Nvidia reported fiscal-year revenue up 65% to $215 billion driven by AI GPUs and platform expansion, with ongoing product cadence (Blackwell, Blackwell Ultra, Rubin). Micron delivered record revenue, gross margin, EPS and free cash flow and expects to double sequential FCF next quarter, but says it can only meet ~50–66% of AI-driven demand due to supply constraints. Micron shares are up ~50% YTD while Nvidia is down ~5% YTD; the author prefers Nvidia as the better long-term AI buy based on valuation and roadmap despite Micron's stronger near-term performance.

Analysis

AI-driven demand is now bifurcating the semiconductor value chain: compute (NVDA) is becoming a platform business where software, interconnects, and recurrent upgrade cycles create high-margin annuity-like flows, while memory (MU) behaves as an industrial good with much shorter inventory cycles and acute capacity elasticity. That dynamic creates asymmetric timing opportunities — compute benefits from multi-year platform lock‑in that compounds gross margins, whereas memory’s upside is concentrated in 3–9 month windows when capacity lags demand and spot ASPs spike. Micron’s current inability to meet demand is a two‑edged sword: it supports near-term pricing power and FCF outperformance but invites accelerated capex and customer diversification by hyperscalers. Expect competitors and captive hyperscaler fabs to accelerate HBM/DRAM supply expansion within 9–18 months, which can mechanically reverse MU’s margin tailwind if Micron doesn’t convert excess demand into contractual higher-ASP commitments.
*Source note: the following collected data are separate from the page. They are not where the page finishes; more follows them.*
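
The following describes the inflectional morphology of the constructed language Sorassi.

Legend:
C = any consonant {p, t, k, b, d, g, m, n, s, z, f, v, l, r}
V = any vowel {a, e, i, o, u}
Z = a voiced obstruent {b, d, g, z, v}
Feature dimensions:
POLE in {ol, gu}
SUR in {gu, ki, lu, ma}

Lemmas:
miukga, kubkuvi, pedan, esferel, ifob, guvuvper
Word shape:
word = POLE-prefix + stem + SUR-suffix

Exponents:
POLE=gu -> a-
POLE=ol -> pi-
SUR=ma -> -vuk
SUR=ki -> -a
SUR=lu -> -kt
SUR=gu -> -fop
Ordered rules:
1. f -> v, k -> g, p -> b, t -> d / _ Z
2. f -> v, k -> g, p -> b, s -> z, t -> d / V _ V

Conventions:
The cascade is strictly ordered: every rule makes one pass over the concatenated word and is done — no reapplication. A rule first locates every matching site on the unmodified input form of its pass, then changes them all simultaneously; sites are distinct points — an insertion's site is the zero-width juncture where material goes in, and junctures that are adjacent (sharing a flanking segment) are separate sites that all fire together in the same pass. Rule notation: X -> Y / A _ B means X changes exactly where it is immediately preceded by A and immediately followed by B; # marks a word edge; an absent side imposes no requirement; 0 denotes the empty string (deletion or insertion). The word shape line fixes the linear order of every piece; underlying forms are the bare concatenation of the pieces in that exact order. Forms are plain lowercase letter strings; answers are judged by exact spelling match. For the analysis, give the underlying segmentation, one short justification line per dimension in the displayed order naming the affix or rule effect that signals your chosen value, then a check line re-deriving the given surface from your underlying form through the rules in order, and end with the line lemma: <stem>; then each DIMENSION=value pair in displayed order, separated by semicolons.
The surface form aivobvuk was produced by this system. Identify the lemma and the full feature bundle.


underlying: a-ifob-vuk
POLE=gu - signalled by the affix a-
SUR=ma - signalled by the affix -vuk
check: aifobvuk -> aifobvuk -> aivobvuk
lemma: ifob; POLE=gu; SUR=ma


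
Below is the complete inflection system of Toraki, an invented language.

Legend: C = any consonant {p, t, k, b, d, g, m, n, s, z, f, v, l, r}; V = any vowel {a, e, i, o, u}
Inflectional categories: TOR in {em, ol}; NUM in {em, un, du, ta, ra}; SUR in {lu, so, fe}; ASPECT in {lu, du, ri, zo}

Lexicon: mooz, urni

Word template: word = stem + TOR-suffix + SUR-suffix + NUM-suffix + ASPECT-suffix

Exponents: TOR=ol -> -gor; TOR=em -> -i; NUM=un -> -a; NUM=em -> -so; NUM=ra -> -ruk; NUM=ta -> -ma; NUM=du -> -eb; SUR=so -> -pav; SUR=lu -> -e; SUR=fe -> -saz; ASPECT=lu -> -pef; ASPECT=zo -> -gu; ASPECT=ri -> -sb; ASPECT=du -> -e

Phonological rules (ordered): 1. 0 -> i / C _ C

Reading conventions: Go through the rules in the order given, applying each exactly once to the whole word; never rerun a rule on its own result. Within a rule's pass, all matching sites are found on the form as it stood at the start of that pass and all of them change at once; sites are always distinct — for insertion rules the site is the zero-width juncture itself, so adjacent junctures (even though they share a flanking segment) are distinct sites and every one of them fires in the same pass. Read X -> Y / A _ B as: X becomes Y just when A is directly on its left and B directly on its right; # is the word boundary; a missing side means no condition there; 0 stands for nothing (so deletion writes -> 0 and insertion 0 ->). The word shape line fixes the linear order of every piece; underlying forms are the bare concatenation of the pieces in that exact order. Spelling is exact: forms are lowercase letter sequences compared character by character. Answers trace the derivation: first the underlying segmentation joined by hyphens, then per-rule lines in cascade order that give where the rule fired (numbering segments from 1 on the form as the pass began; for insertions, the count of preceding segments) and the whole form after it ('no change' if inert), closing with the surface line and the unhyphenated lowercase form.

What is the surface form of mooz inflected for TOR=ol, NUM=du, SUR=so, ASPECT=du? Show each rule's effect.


underlying: mooz-gor-pav-eb-e
1. 0 -> i / C _ C: inserts after position(s) 4, 7: moozigoripavebe
surface: moozigoripavebe


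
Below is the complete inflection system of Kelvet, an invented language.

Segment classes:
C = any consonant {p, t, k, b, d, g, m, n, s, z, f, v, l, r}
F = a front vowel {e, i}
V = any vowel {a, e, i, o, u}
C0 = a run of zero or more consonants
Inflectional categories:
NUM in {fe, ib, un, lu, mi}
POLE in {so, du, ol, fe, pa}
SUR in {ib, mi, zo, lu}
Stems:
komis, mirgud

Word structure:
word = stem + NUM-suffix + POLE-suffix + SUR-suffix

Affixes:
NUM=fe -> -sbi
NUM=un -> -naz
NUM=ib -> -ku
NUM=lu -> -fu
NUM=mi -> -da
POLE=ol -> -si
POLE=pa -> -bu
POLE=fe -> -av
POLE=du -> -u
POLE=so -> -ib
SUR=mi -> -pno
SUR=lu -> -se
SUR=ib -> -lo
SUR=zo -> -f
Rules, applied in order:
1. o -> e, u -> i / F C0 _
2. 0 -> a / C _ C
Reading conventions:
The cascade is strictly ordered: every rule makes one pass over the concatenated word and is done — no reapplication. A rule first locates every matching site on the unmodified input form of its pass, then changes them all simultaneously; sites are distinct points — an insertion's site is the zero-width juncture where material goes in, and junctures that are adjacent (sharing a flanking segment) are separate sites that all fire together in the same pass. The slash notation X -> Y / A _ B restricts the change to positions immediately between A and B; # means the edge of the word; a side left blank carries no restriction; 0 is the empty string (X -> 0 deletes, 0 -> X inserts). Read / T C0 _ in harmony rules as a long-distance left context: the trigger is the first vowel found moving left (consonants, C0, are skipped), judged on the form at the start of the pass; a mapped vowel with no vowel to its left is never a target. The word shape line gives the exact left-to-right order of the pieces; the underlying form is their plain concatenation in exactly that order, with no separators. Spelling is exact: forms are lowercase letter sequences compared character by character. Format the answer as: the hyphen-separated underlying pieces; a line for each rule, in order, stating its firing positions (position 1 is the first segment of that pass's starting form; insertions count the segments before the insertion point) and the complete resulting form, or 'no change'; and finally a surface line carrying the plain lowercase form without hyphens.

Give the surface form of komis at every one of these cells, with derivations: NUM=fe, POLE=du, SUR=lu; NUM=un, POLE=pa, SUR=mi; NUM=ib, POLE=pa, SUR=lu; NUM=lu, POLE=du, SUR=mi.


cell NUM=fe, POLE=du, SUR=lu:
underlying: komis-sbi-u-se
1. o -> e, u -> i / F C0 _: fires at position(s) 9: komissbiise
2. 0 -> a / C _ C: inserts after position(s) 5, 6: komisasabiise
surface: komisasabiise

cell NUM=un, POLE=pa, SUR=mi:
underlying: komis-naz-bu-pno
1. o -> e, u -> i / F C0 _: no change
2. 0 -> a / C _ C: inserts after position(s) 5, 8, 11: komisanazabupano
surface: komisanazabupano

cell NUM=ib, POLE=pa, SUR=lu:
underlying: komis-ku-bu-se
1. o -> e, u -> i / F C0 _: fires at position(s) 7: komiskibuse
2. 0 -> a / C _ C: inserts after position(s) 5: komisakibuse
surface: komisakibuse

cell NUM=lu, POLE=du, SUR=mi:
underlying: komis-fu-u-pno
1. o -> e, u -> i / F C0 _: fires at position(s) 7: komisfiupno
2. 0 -> a / C _ C: inserts after position(s) 5, 9: komisafiupano
surface: komisafiupano


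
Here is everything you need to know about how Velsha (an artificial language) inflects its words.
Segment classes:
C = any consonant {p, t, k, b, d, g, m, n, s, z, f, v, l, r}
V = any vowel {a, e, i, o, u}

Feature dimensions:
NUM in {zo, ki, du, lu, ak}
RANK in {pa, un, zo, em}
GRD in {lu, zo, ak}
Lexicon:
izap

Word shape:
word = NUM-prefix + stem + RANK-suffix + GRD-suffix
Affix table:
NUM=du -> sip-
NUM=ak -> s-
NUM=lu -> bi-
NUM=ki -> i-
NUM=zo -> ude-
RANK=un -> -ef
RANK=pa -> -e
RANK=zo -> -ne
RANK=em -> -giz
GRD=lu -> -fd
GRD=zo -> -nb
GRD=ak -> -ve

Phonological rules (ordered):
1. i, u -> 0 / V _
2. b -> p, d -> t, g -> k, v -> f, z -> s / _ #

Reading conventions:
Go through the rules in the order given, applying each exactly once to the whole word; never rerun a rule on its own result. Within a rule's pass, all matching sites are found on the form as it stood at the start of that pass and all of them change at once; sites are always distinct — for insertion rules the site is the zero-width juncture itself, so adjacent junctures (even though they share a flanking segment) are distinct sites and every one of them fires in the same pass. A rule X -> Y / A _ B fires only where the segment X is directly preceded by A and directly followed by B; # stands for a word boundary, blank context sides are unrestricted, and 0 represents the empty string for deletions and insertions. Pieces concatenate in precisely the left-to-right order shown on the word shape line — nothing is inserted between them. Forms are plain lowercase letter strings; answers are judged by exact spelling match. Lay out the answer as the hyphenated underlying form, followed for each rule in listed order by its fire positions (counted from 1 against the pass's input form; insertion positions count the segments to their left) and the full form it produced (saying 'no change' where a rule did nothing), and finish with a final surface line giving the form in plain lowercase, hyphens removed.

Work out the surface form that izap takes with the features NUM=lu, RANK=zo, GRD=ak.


underlying: bi-izap-ne-ve
1. i, u -> 0 / V _: fires at position(s) 3: bizapneve
2. b -> p, d -> t, g -> k, v -> f, z -> s / _ #: no change
surface: bizapneve


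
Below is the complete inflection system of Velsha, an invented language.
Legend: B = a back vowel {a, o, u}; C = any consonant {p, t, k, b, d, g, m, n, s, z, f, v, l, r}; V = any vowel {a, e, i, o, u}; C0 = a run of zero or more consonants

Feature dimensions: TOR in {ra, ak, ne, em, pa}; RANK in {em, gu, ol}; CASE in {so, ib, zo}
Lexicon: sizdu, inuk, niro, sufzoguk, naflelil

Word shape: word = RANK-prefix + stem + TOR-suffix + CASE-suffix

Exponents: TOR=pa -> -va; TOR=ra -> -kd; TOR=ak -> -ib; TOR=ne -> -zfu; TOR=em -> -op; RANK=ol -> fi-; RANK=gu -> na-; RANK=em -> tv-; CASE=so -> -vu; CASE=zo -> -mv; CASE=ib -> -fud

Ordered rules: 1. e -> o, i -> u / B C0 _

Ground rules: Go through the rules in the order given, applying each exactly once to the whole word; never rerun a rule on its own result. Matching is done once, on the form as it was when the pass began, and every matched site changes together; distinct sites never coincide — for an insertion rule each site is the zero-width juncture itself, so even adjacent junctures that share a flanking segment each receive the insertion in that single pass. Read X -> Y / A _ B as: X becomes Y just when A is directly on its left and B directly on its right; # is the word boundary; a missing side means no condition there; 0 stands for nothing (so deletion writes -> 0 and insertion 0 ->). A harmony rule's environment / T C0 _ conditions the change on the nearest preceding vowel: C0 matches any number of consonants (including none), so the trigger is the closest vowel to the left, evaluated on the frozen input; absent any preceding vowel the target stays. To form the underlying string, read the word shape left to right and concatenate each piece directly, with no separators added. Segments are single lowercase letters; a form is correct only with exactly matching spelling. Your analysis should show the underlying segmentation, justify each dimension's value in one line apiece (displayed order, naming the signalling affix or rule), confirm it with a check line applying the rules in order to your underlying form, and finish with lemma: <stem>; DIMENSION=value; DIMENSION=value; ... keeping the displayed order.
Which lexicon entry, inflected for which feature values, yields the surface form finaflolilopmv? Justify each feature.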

For Nvidia, the second‑order risk is platform complacency: annual cadence buys time, but large cloud providers are already deploying custom inference silicon and software stacks that can undercut GPU utilization economics for certain workloads within 12–24 months. Geopolitical export controls and a softer enterprise AI refresh cycle are the primary catalysts that could reset multiples quickly, despite a durable structural TAM. Net-net, tradeable edges are timing and structure — capture Micron’s near-term constrained pricing with time‑limited, delta‑positive exposure, and express conviction in Nvidia’s multi-year platform by buying long‑dated, mildly financed optionality while hedging a 12–18 month risk of competitive or policy shocks.